# Sammie pictures



## Jako (Mar 4, 2008)

Here's how my dog Sammie looked about a week ago:

















His hair was 3+ inches on the body and very dense. I finally couldn't handle brushing it anymore and gave him a haircut.
Here's how he looks now:


----------



## T o d d (Sep 25, 2007)

Nice!

How tall is sammie and how old?

-Todd


----------



## Jako (Mar 4, 2008)

28" at the shoulder. 2 1/2 years old.


----------



## T o d d (Sep 25, 2007)

How long did it take him to get full height?
Right now moose is 23" and 9mo.

How much does sammie weigh by the way?

-Todd


----------



## Jako (Mar 4, 2008)

When I got him at 16 months he was pretty much full grown. I think he's filled out a little since then. 
He's 65-70 pounds. My home scale isn't very exact.


----------



## T o d d (Sep 25, 2007)

Jako said:


> When I got him at 16 months he was pretty much full grown. I think he's filled out a little since then.
> He's 65-70 pounds. My home scale isn't very exact.
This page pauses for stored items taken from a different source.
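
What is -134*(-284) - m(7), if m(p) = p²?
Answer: 38007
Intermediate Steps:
-134*(-284) - m(7) = -134*(-284) - 1*7² = 38056 - 1*49 = 38056 - 49 = 38007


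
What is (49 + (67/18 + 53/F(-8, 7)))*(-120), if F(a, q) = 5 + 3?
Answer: -21365/3 ≈ -7121.7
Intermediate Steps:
F(a, q) = 8
(49 + (67/18 + 53/F(-8, 7)))*(-120) = (49 + (67/18 + 53/8))*(-120) = (49 + 745/72)*(-120) = (4273/72)*(-120) = -21365/3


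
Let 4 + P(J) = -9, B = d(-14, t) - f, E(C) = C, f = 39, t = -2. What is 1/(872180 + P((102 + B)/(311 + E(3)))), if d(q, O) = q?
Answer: 1/872167 ≈ 1.1466e-6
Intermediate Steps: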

I see, thanks for the information.


----------



## Lexie_80 (Mar 14, 2008)

He looks great!


----------



## Nelson3 (Mar 27, 2008)

*jood job*

Wow you did a good job looks great.


----------



## Jako (Mar 4, 2008)

Thanks! There are some updated pictures in the thread "Sammie Pics"


----------



## PinkPoodleK (Jun 28, 2008)

*Aww he is a beauty!*


----------



## PomPom (Aug 8, 2008)

I Love The Cut, Very Cute!


----------